Friday, August 22, 2008

Paul on Leadership, Romans 16

This text identifies Phoebe with the function of “deacon.” Diakonos in Greek can serve as either masculine or feminine and could be understood simply in terms of a regular pattern of service undertaken by Phoebe on behalf of her local church. The term here in Romans 16.1 is variously translated “servant" (NASB, NIV, and KJV); “deacon” (NRSV); and “deaconess” (RSV). According to one commentator (James Dunn), if it was the case of a regular pattern of service, then it would have been expressed differently in Greek, by the usage of the verbal form of the term (diakoneo) or the more generic term for service (diakonia). Diakonos paired with the participle of the verb “to be” points to a more recognized ministry or position of responsibility within the congregation (pointing to deacon as the proper translation). Phoebe’s duties as a deacon are not revealed in this brief introduction. At this stage in Paul’s writings, the understanding of ministry and office was not well defined. The form of ministry mentioned depended on the context and the needs of the particular congregation.

In looking at verse two, there are the curious translations of the term prostatis. It has been translated figuratively as “helper or support” (see NASB; NIV; KJV; RSV; NEB; NJB). The term actually denoted a person of prominence in the ancient Greco-Roman world. The term should best be given the understanding here as “patron” or “protector.” (The ESV translates this term as “patron” and the NRSV translates this term as “benefactor.”) The masculine form of the term was well established in this sense, especially for the role of a wealthy or influential individual as patron of a Hellenistic religious society. There are two occurrences of the feminine form of the term in Jewish inscriptions in Rome. The term in these inscriptions should probably be understood in the sense of a patron or protector. If this term did indeed mean “patron”, then it would have been familiar to Paul’s readers in reference to patronage of a voluntary association or trade guild. In giving Phoebe this title, Paul acknowledges the public service this prominent woman has given to many believers at Cenchrea.

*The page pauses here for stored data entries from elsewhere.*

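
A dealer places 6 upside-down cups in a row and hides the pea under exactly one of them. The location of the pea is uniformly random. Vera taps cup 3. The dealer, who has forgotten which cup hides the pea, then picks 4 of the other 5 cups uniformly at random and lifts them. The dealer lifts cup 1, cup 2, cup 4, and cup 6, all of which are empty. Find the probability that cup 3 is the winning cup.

Because the dealer chose which cups to lift without knowing where the pea is, the choice is independent of the prize location. Learning that none of the 4 opened cups holds the pea simply rules out those 4 locations and leaves the remaining 2 cups still equally likely by symmetry.
So P(the pea under cup 3) = 1/2.

1/2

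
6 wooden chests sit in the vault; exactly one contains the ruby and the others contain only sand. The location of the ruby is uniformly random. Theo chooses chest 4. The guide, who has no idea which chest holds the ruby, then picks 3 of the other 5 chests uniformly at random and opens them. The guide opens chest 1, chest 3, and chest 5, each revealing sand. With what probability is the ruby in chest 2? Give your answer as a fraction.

Condition on the true location of the ruby.
If it is in any of chests 1, 3, and 5 (prior 1/6 each): that chest was opened and seen not to hold the prize — ruled out; weight (1/6)·0 = 0 each.
If it is in any of chests 2, 4, and 6 (prior 1/6 each): the guide picks exactly this set with probability 1/10 regardless, and none is the prize; weight (1/6)·(1/10) = 1/60 each.
The weights sum to 1/20.
So P(the ruby in chest 2 | the guide opened chest 1, chest 3, and chest 5) = (1/60) / (1/20) = 1/3.

1/3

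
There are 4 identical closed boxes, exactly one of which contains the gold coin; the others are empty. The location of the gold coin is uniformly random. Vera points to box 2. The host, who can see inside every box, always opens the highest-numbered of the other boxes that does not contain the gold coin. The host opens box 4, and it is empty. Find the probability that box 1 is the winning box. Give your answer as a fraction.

Consider each possible location of the gold coin in turn.
If it is in any of boxes 1, 2, and 3 (prior 1/4 each): box 4 is the highest-numbered option available, probability 1; weight (1/4)·1 = 1/4 each.
If it is in box 4 (prior 1/4): the host opened box 4, so this case is ruled out; weight (1/4)·0 = 0.
The weights sum to 3/4.
So P(the gold coin in box 1 | the host opened box 4) = (1/4) / (3/4) = 1/3.

1/3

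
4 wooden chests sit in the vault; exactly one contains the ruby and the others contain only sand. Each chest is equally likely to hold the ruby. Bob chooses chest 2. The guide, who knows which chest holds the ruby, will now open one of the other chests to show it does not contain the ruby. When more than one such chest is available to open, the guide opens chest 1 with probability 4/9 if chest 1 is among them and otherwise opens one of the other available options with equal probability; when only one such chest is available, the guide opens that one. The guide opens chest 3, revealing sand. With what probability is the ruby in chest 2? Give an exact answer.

5/24

Condition on the true location of the ruby.
If it is in chest 1 (prior 1/4): chest 1 holds the prize so is unavailable; the guide chooses uniformly among the 2 others, probability 1/2; weight (1/4)·(1/2) = 1/8.
If it is in chest 2 (prior 1/4): chest 1 is available but not opened; chest 3 gets probability (1 − 4/9)/2 = 5/18; weight (1/4)·(5/18) = 5/72.
If it is in chest 3 (prior 1/4): the guide opened chest 3, so this case is ruled out; weight (1/4)·0 = 0.
If it is in chest 4 (prior 1/4): chest 1 is available but not opened, probability 5/9; weight (1/4)·(5/9) = 5/36.
The weights sum to 1/3.
So P(the ruby in chest 2 | the guide opened chest 3) = (5/72) / (1/3) = 5/24.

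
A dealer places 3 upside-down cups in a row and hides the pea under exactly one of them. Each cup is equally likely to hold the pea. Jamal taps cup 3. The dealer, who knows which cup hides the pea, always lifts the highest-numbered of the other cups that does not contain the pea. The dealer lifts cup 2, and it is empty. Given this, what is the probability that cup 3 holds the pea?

1/2

Condition on the true location of the pea.
If it is under either of cups 1 and 3 (prior 1/3 each): cup 2 is the highest-numbered option available, probability 1; weight (1/3)·1 = 1/3 each.
If it is under cup 2 (prior 1/3): the dealer opened cup 2, so this case is ruled out; weight (1/3)·0 = 0.
The weights sum to 2/3.
So P(the pea under cup 3 | the dealer opened cup 2) = (1/3) / (2/3) = 1/2.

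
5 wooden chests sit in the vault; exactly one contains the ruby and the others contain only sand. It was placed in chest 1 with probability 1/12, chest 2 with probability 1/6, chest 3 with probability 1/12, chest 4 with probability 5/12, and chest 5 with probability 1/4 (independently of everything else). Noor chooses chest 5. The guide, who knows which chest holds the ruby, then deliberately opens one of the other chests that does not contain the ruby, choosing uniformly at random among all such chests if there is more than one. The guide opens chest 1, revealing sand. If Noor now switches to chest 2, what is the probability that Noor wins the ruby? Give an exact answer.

Condition on the true location of the ruby.
If it is in chest 1 (prior 1/12): the guide opened chest 1, so this case is ruled out; weight (1/12)·0 = 0.
If it is in chest 2 (prior 1/6): the guide has 3 equally likely choices, so probability 1/3; weight (1/6)·(1/3) = 1/18.
If it is in chest 3 (prior 1/12): the guide has 3 equally likely choices, so probability 1/3; weight (1/12)·(1/3) = 1/36.
If it is in chest 4 (prior 5/12): the guide has 3 equally likely choices, so probability 1/3; weight (5/12)·(1/3) = 5/36.
If it is in chest 5 (prior 1/4): the guide has 4 equally likely choices, so probability 1/4; weight (1/4)·(1/4) = 1/16.
The weights sum to 41/144.
So P(the ruby in chest 2 | the guide opened chest 1) = (1/18) / (41/144) = 8/41.

8/41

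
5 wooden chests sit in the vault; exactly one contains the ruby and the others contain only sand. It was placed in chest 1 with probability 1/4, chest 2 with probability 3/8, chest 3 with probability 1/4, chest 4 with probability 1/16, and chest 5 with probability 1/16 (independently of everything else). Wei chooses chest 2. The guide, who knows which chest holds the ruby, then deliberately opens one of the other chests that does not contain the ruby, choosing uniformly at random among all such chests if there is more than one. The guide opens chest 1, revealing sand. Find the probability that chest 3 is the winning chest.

Condition on the true location of the ruby.
If it is in chest 1 (prior 1/4): the guide opened chest 1, so this case is ruled out; weight (1/4)·0 = 0.
If it is in chest 2 (prior 3/8): the guide has 4 equally likely choices, so probability 1/4; weight (3/8)·(1/4) = 3/32.
If it is in chest 3 (prior 1/4): the guide has 3 equally likely choices, so probability 1/3; weight (1/4)·(1/3) = 1/12.
If it is in either of chests 4 and 5 (prior 1/16 each): the guide has 3 equally likely choices, so probability 1/3; weight (1/16)·(1/3) = 1/48 each.
The weights sum to 7/32.
So P(the ruby in chest 3 | the guide opened chest 1) = (1/12) / (7/32) = 8/21.

8/21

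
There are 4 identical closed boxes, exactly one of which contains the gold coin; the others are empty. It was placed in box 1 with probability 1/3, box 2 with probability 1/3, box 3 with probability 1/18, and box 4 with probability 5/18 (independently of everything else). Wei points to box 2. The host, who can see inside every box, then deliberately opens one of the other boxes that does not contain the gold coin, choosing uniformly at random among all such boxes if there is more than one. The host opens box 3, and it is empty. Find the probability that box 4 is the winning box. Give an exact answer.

1/3

Consider each possible location of the gold coin in turn.
If it is in box 1 (prior 1/3): the host has 2 equally likely choices, so probability 1/2; weight (1/3)·(1/2) = 1/6.
If it is in box 2 (prior 1/3): the host has 3 equally likely choices, so probability 1/3; weight (1/3)·(1/3) = 1/9.
If it is in box 3 (prior 1/18): the host opened box 3, so this case is ruled out; weight (1/18)·0 = 0.
If it is in box 4 (prior 5/18): the host has 2 equally likely choices, so probability 1/2; weight (5/18)·(1/2) = 5/36.
The weights sum to 5/12.
So P(the gold coin in box 4 | the host opened box 3) = (5/36) / (5/12) = 1/3.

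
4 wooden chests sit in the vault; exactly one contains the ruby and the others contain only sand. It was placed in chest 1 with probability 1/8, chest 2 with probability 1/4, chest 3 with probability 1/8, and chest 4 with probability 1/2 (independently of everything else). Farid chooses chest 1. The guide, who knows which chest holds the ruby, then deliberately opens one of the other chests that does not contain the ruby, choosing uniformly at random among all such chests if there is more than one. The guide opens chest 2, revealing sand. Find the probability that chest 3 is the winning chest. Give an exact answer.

3/17

Apply Bayes' rule, conditioning on where the ruby actually is.
If it is in chest 1 (prior 1/8): the guide has 3 equally likely choices, so probability 1/3; weight (1/8)·(1/3) = 1/24.
If it is in chest 2 (prior 1/4): the guide opened chest 2, so this case is ruled out; weight (1/4)·0 = 0.
If it is in chest 3 (prior 1/8): the guide has 2 equally likely choices, so probability 1/2; weight (1/8)·(1/2) = 1/16.
If it is in chest 4 (prior 1/2): the guide has 2 equally likely choices, so probability 1/2; weight (1/2)·(1/2) = 1/4.
The weights sum to 17/48.
So P(the ruby in chest 3 | the guide opened chest 2) = (1/16) / (17/48) = 3/17.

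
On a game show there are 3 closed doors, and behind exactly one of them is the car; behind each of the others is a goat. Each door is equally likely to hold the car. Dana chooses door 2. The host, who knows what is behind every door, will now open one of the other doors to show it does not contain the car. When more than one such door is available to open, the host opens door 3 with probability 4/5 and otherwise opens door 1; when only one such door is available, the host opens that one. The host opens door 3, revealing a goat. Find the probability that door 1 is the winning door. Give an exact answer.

Condition on the true location of the car.
If it is behind door 1 (prior 1/3): only door 3 is available, probability 1; weight (1/3)·1 = 1/3.
If it is behind door 2 (prior 1/3): door 3 is available, opened with probability 4/5; weight (1/3)·(4/5) = 4/15.
If it is behind door 3 (prior 1/3): the host opened door 3, so this case is ruled out; weight (1/3)·0 = 0.
The weights sum to 3/5.
So P(the car behind door 1 | the host opened door 3) = (1/3) / (3/5) = 5/9.

5/9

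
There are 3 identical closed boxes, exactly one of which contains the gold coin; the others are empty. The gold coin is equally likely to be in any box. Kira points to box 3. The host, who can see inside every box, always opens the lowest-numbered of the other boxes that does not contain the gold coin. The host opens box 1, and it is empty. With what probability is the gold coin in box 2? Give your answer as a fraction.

Apply Bayes' rule, conditioning on where the gold coin actually is.
If it is in box 1 (prior 1/3): the host opened box 1, so this case is ruled out; weight (1/3)·0 = 0.
If it is in either of boxes 2 and 3 (prior 1/3 each): box 1 is the lowest-numbered option available, probability 1; weight (1/3)·1 = 1/3 each.
The weights sum to 2/3.
So P(the gold coin in box 2 | the host opened box 1) = (1/3) / (2/3) = 1/2.

1/2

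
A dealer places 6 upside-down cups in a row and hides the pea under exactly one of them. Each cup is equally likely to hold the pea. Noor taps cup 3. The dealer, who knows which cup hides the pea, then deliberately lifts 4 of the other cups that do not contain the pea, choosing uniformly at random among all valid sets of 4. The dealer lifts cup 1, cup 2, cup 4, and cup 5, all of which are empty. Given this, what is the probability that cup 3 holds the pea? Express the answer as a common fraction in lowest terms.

1/6

Apply Bayes' rule, conditioning on where the pea actually is.
If it is under any of cups 1, 2, 4, and 5 (prior 1/6 each): that cup was opened and seen not to hold the prize — ruled out; weight (1/6)·0 = 0 each.
If it is under cup 3 (prior 1/6): the dealer has 5 equally likely choices, so probability 1/5; weight (1/6)·(1/5) = 1/30.
If it is under cup 6 (prior 1/6): the dealer has no choice, probability 1; weight (1/6)·1 = 1/6.
The weights sum to 1/5.
So P(the pea under cup 3 | the dealer opened cup 1, cup 2, cup 4, and cup 5) = (1/30) / (1/5) = 1/6.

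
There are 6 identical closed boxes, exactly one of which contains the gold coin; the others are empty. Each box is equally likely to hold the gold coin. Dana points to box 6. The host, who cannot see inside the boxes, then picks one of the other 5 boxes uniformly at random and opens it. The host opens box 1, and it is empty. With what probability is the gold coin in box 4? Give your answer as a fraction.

Because the host chose which box to open without knowing where the gold coin is, the choice is independent of the prize location. Learning that box 1 does not hold the gold coin simply rules out that one location and leaves the remaining 5 boxes still equally likely by symmetry.
So P(the gold coin in box 4) = 1/5.

1/5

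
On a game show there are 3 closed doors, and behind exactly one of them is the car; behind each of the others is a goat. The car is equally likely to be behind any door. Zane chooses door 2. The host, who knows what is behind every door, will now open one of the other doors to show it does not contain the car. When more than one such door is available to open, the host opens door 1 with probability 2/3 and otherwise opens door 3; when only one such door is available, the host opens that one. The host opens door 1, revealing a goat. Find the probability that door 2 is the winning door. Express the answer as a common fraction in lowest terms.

2/5

Apply Bayes' rule, conditioning on where the car actually is.
If it is behind door 1 (prior 1/3): the host opened door 1, so this case is ruled out; weight (1/3)·0 = 0.
If it is behind door 2 (prior 1/3): door 1 is available, opened with probability 2/3; weight (1/3)·(2/3) = 2/9.
If it is behind door 3 (prior 1/3): only door 1 is available, probability 1; weight (1/3)·1 = 1/3.
The weights sum to 5/9.
So P(the car behind door 2 | the host opened door 1) = (2/9) / (5/9) = 2/5.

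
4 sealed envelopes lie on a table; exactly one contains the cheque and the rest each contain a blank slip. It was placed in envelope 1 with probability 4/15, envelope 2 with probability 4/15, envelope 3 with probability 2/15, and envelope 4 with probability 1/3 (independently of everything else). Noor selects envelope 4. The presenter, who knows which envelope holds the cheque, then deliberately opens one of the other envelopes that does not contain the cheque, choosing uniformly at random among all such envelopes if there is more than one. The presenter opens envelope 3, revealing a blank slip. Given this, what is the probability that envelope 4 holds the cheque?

Consider each possible location of the cheque in turn.
If it is in either of envelopes 1 and 2 (prior 4/15 each): the presenter has 2 equally likely choices, so probability 1/2; weight (4/15)·(1/2) = 2/15 each.
If it is in envelope 3 (prior 2/15): the presenter opened envelope 3, so this case is ruled out; weight (2/15)·0 = 0.
If it is in envelope 4 (prior 1/3): the presenter has 3 equally likely choices, so probability 1/3; weight (1/3)·(1/3) = 1/9.
The weights sum to 17/45.
So P(the cheque in envelope 4 | the presenter opened envelope 3) = (1/9) / (17/45) = 5/17.

5/17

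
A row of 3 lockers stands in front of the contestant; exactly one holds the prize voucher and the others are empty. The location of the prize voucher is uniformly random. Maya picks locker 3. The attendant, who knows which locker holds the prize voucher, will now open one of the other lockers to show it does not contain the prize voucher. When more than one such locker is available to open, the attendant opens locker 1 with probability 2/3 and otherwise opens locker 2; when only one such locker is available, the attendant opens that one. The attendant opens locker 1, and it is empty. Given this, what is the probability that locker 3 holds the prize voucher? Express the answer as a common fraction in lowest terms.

2/5

Consider each possible location of the prize voucher in turn.
If it is in locker 1 (prior 1/3): the attendant opened locker 1, so this case is ruled out; weight (1/3)·0 = 0.
If it is in locker 2 (prior 1/3): only locker 1 is available, probability 1; weight (1/3)·1 = 1/3.
If it is in locker 3 (prior 1/3): locker 1 is available, opened with probability 2/3; weight (1/3)·(2/3) = 2/9.
The weights sum to 5/9.
So P(the prize voucher in locker 3 | the attendant opened locker 1) = (2/9) / (5/9) = 2/5.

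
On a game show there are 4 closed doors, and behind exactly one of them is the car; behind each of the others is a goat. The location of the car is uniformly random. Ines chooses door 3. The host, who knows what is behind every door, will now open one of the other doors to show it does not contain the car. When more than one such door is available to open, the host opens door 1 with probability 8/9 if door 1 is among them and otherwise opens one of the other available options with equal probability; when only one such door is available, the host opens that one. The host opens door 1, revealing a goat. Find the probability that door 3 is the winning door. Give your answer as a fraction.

1/3

Condition on the true location of the car.
If it is behind door 1 (prior 1/4): the host opened door 1, so this case is ruled out; weight (1/4)·0 = 0.
If it is behind any of doors 2, 3, and 4 (prior 1/4 each): door 1 is available, opened with probability 8/9; weight (1/4)·(8/9) = 2/9 each.
The weights sum to 2/3.
So P(the car behind door 3 | the host opened door 1) = (2/9) / (2/3) = 1/3.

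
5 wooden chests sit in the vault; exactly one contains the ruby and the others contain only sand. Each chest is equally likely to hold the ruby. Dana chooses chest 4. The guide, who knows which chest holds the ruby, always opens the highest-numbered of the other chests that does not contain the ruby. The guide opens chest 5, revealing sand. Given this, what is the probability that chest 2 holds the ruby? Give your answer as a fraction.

Condition on the true location of the ruby.
If it is in any of chests 1, 2, 3, and 4 (prior 1/5 each): chest 5 is the highest-numbered option available, probability 1; weight (1/5)·1 = 1/5 each.
If it is in chest 5 (prior 1/5): the guide opened chest 5, so this case is ruled out; weight (1/5)·0 = 0.
The weights sum to 4/5.
So P(the ruby in chest 2 | the guide opened chest 5) = (1/5) / (4/5) = 1/4.

1/4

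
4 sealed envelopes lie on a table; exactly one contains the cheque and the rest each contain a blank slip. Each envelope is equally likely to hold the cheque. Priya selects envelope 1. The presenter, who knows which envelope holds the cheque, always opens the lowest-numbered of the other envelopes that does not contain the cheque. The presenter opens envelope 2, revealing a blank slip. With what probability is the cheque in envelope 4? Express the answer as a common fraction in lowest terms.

1/3

Apply Bayes' rule, conditioning on where the cheque actually is.
If it is in any of envelopes 1, 3, and 4 (prior 1/4 each): envelope 2 is the lowest-numbered option available, probability 1; weight (1/4)·1 = 1/4 each.
If it is in envelope 2 (prior 1/4): the presenter opened envelope 2, so this case is ruled out; weight (1/4)·0 = 0.
The weights sum to 3/4.
So P(the cheque in envelope 4 | the presenter opened envelope 2) = (1/4) / (3/4) = 1/3.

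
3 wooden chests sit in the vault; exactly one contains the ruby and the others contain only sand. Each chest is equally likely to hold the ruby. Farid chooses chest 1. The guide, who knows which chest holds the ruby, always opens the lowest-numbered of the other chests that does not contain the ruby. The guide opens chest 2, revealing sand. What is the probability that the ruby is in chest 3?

Consider each possible location of the ruby in turn.
If it is in either of chests 1 and 3 (prior 1/3 each): chest 2 is the lowest-numbered option available, probability 1; weight (1/3)·1 = 1/3 each.
If it is in chest 2 (prior 1/3): the guide opened chest 2, so this case is ruled out; weight (1/3)·0 = 0.
The weights sum to 2/3.
So P(the ruby in chest 3 | the guide opened chest 2) = (1/3) / (2/3) = 1/2.

1/2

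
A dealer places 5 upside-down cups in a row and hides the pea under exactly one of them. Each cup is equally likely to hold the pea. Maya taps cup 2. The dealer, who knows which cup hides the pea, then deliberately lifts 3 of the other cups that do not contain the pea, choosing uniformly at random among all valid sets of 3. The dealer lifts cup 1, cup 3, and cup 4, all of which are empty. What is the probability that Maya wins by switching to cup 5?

4/5

Condition on the true location of the pea.
If it is under any of cups 1, 3, and 4 (prior 1/5 each): that cup was opened and seen not to hold the prize — ruled out; weight (1/5)·0 = 0 each.
If it is under cup 2 (prior 1/5): the dealer has 4 equally likely choices, so probability 1/4; weight (1/5)·(1/4) = 1/20.
If it is under cup 5 (prior 1/5): the dealer has no choice, probability 1; weight (1/5)·1 = 1/5.
The weights sum to 1/4.
So P(the pea under cup 5 | the dealer opened cup 1, cup 3, and cup 4) = (1/5) / (1/4) = 4/5.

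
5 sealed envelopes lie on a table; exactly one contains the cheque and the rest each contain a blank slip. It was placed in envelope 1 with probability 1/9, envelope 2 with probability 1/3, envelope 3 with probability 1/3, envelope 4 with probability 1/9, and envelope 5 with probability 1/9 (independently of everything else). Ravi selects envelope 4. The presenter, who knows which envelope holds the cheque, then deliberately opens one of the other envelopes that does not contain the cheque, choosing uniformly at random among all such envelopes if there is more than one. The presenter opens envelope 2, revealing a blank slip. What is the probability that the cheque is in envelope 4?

Apply Bayes' rule, conditioning on where the cheque actually is.
If it is in either of envelopes 1 and 5 (prior 1/9 each): the presenter has 3 equally likely choices, so probability 1/3; weight (1/9)·(1/3) = 1/27 each.
If it is in envelope 2 (prior 1/3): the presenter opened envelope 2, so this case is ruled out; weight (1/3)·0 = 0.
If it is in envelope 3 (prior 1/3): the presenter has 3 equally likely choices, so probability 1/3; weight (1/3)·(1/3) = 1/9.
If it is in envelope 4 (prior 1/9): the presenter has 4 equally likely choices, so probability 1/4; weight (1/9)·(1/4) = 1/36.
The weights sum to 23/108.
So P(the cheque in envelope 4 | the presenter opened envelope 2) = (1/36) / (23/108) = 3/23.

3/23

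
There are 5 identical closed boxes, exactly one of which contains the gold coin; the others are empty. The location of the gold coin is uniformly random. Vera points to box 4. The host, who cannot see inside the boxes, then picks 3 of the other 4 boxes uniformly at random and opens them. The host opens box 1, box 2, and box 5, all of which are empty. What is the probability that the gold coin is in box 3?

Condition on the true location of the gold coin.
If it is in any of boxes 1, 2, and 5 (prior 1/5 each): that box was opened and seen not to hold the prize — ruled out; weight (1/5)·0 = 0 each.
If it is in either of boxes 3 and 4 (prior 1/5 each): the host picks exactly this set with probability 1/4 regardless, and none is the prize; weight (1/5)·(1/4) = 1/20 each.
The weights sum to 1/10.
So P(the gold coin in box 3 | the host opened box 1, box 2, and box 5) = (1/20) / (1/10) = 1/2.

1/2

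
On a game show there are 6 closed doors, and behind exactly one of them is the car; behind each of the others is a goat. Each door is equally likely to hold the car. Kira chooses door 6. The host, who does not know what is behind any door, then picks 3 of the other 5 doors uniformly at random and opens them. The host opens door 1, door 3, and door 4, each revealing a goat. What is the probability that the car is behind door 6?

1/3

Consider each possible location of the car in turn.
If it is behind any of doors 1, 3, and 4 (prior 1/6 each): that door was opened and seen not to hold the prize — ruled out; weight (1/6)·0 = 0 each.
If it is behind any of doors 2, 5, and 6 (prior 1/6 each): the host picks exactly this set with probability 1/10 regardless, and none is the prize; weight (1/6)·(1/10) = 1/60 each.
The weights sum to 1/20.
So P(the car behind door 6 | the host opened door 1, door 3, and door 4) = (1/60) / (1/20) = 1/3.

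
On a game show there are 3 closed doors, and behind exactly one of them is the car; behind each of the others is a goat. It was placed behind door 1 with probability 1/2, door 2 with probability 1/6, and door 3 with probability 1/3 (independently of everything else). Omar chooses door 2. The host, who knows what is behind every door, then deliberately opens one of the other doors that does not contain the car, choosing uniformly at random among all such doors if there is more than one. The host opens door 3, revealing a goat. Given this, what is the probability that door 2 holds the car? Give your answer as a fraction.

Apply Bayes' rule, conditioning on where the car actually is.
If it is behind door 1 (prior 1/2): the host has no choice, probability 1; weight (1/2)·1 = 1/2.
If it is behind door 2 (prior 1/6): the host has 2 equally likely choices, so probability 1/2; weight (1/6)·(1/2) = 1/12.
If it is behind door 3 (prior 1/3): the host opened door 3, so this case is ruled out; weight (1/3)·0 = 0.
The weights sum to 7/12.
So P(the car behind door 2 | the host opened door 3) = (1/12) / (7/12) = 1/7.

1/7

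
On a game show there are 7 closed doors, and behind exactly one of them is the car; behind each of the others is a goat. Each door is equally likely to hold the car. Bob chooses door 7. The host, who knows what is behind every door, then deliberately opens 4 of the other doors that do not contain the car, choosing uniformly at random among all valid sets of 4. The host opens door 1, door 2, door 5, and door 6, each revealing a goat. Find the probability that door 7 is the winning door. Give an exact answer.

1/7

Consider each possible location of the car in turn.
If it is behind any of doors 1, 2, 5, and 6 (prior 1/7 each): that door was opened and seen not to hold the prize — ruled out; weight (1/7)·0 = 0 each.
If it is behind either of doors 3 and 4 (prior 1/7 each): the host has 5 equally likely choices, so probability 1/5; weight (1/7)·(1/5) = 1/35 each.
If it is behind door 7 (prior 1/7): the host has 15 equally likely choices, so probability 1/15; weight (1/7)·(1/15) = 1/105.
The weights sum to 1/15.
So P(the car behind door 7 | the host opened door 1, door 2, door 5, and door 6) = (1/105) / (1/15) = 1/7.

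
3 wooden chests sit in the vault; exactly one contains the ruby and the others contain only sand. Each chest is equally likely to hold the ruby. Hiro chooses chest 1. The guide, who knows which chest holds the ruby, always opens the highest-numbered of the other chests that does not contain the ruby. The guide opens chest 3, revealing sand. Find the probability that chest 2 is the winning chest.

1/2

Consider each possible location of the ruby in turn.
If it is in either of chests 1 and 2 (prior 1/3 each): chest 3 is the highest-numbered option available, probability 1; weight (1/3)·1 = 1/3 each.
If it is in chest 3 (prior 1/3): the guide opened chest 3, so this case is ruled out; weight (1/3)·0 = 0.
The weights sum to 2/3.
So P(the ruby in chest 2 | the guide opened chest 3) = (1/3) / (2/3) = 1/2.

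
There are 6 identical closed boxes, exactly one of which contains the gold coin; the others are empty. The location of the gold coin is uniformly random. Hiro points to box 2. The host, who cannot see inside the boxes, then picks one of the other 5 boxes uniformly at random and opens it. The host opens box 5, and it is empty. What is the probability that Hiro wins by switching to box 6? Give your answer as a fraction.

1/5

Apply Bayes' rule, conditioning on where the gold coin actually is.
If it is in any of boxes 1, 2, 3, 4, and 6 (prior 1/6 each): the host picks box 5 with probability 1/5 regardless, and it is not the prize; weight (1/6)·(1/5) = 1/30 each.
If it is in box 5 (prior 1/6): the host opened box 5, so this case is ruled out; weight (1/6)·0 = 0.
The weights sum to 1/6.
So P(the gold coin in box 6 | the host opened box 5) = (1/30) / (1/6) = 1/5.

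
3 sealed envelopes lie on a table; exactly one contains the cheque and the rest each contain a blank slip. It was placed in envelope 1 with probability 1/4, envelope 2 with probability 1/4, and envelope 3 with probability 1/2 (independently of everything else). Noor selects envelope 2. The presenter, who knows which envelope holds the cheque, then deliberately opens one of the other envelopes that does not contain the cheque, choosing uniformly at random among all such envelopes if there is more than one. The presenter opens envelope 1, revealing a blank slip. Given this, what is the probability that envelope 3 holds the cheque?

Apply Bayes' rule, conditioning on where the cheque actually is.
If it is in envelope 1 (prior 1/4): the presenter opened envelope 1, so this case is ruled out; weight (1/4)·0 = 0.
If it is in envelope 2 (prior 1/4): the presenter has 2 equally likely choices, so probability 1/2; weight (1/4)·(1/2) = 1/8.
If it is in envelope 3 (prior 1/2): the presenter has no choice, probability 1; weight (1/2)·1 = 1/2.
The weights sum to 5/8.
So P(the cheque in envelope 3 | the presenter opened envelope 1) = (1/2) / (5/8) = 4/5.

4/5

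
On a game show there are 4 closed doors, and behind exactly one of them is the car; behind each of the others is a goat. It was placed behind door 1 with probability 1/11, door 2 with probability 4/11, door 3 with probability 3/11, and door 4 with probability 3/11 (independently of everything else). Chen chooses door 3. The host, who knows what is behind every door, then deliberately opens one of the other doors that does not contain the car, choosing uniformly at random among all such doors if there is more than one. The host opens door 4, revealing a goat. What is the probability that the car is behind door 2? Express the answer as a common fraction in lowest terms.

4/7

Condition on the true location of the car.
If it is behind door 1 (prior 1/11): the host has 2 equally likely choices, so probability 1/2; weight (1/11)·(1/2) = 1/22.
If it is behind door 2 (prior 4/11): the host has 2 equally likely choices, so probability 1/2; weight (4/11)·(1/2) = 2/11.
If it is behind door 3 (prior 3/11): the host has 3 equally likely choices, so probability 1/3; weight (3/11)·(1/3) = 1/11.
If it is behind door 4 (prior 3/11): the host opened door 4, so this case is ruled out; weight (3/11)·0 = 0.
The weights sum to 7/22.
So P(the car behind door 2 | the host opened door 4) = (2/11) / (7/22) = 4/7.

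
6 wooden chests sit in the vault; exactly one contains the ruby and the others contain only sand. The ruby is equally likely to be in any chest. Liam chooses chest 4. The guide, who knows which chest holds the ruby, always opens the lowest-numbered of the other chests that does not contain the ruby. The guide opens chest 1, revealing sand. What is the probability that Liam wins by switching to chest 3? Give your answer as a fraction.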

The term could very well be related to the term “ho proistamenos” (the one who leads – Romans 12.8). One who stood at the head of and cared for a congregation, as the proistamenos did, would be compared to a patron who perhaps provided a meeting place along with social and political clout. Phoebe obviously had a position of prominence in her community. It has been speculated that she may have owned a house there and, as a wealthy, influential person was in a position to assist missionaries and other Christians who traveled to and from Corinth. If this were the case, her assistance could have taken the form of hospitality; furnishing funds for journeys; or representing the community before secular authorities. Whatever here role may have been, Paul’s Roman readers would most likely think of Phoebe as a figure of significance, whose wealth or influence had been available to the church in Cenchrea.